Customer language may not be what you think it is. We think we know our customers language when we communicate with them. That is not always the case. In communication with customers, companies believe that the customers understand what they are saying. Since communication is in two directions, the assumption is that the company understands what the customer saying and the customer understands what the company is saying.  The purpose of this blog is to examine the assumptions of the communications between the company and its customers.

Company Communication
Companies communicate with their customers from various organizations within the company. The sales organization has one type of communication. The customer support organization has another type of communication. accounts receivable organization will have another type of communication. The shipping department will have still another type of communication.

Each of the company organizations will have different vocabularies. In addition to these vocabularies there may be internal jargon that is unique within the company. It often occurs that internal company jargon will find its way to the customer. In fact, the employee may forget what it's like being without the specialized knowledge that they have acquired while working for the company.  The jargon may be unique for each organization within the company, as well as having jargon that may be used consistently throughout the company. One example of different vocabulary from one department to another is the sales organization may refer to a product by a name created for advertising purposes; while on the other hand, accounts receivable may refer to the product by its product number.
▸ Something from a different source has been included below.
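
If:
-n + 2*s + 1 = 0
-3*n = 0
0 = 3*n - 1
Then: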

Unfortunately, customers may be communicating with more than one organization at the same time. The likelihood that the communication from the company to the customer from each of these organizations will be consistent and understood may not be at the level of company expects. Sometimes the hand-off from sales to customer service can create problems for the customer.  This particular communication problem may be as simple as matching expectations given by the sales organization to the performance being supported by customer service.

The final complexity occurs as companies expand into multiple areas that may have additional challenges in terms of culture and language.

Customer Communication
Customers come in all shapes and sizes for both B2B and B2C. Of course, the range of customer types for B2C is much greater than B2B.  In either case.a wide range of communication skills from the customers can be expected.

Customers have their own jargon.  Customers also have their own vocabulary and often their own definitions of the words they use, which may or may not track dictionary definitions. Many of the problems that occur between customers and companies arise from the communication and lack of consistent definitions between the two.

The Solution
Most companies do not realize this is a problem. Most companies believe their customers always understand the communication from the company. They also believe their employees always understand all customer communications. It is easy to conclude from the preceding discussion that these beliefs or assumptions are false.

The first step of the solution is to recognize that there is a communications problem.

The second step of the solution is to identify internal jargon and that must be eliminated from the communication to the customer.

The third step is to train all personnel that interface with customers to use a common language.

The fourth and most difficult step is to train all personnel that interface with customers to be aware of the communications variation from customer to customer and how to handle it.

The bottom line is that customer communication is imperfect. It is not just the company nor is it just the customer. The communication problem extends in both directions. If a company wants to increase customer satisfaction and customer loyalty it must first reduce communication errors.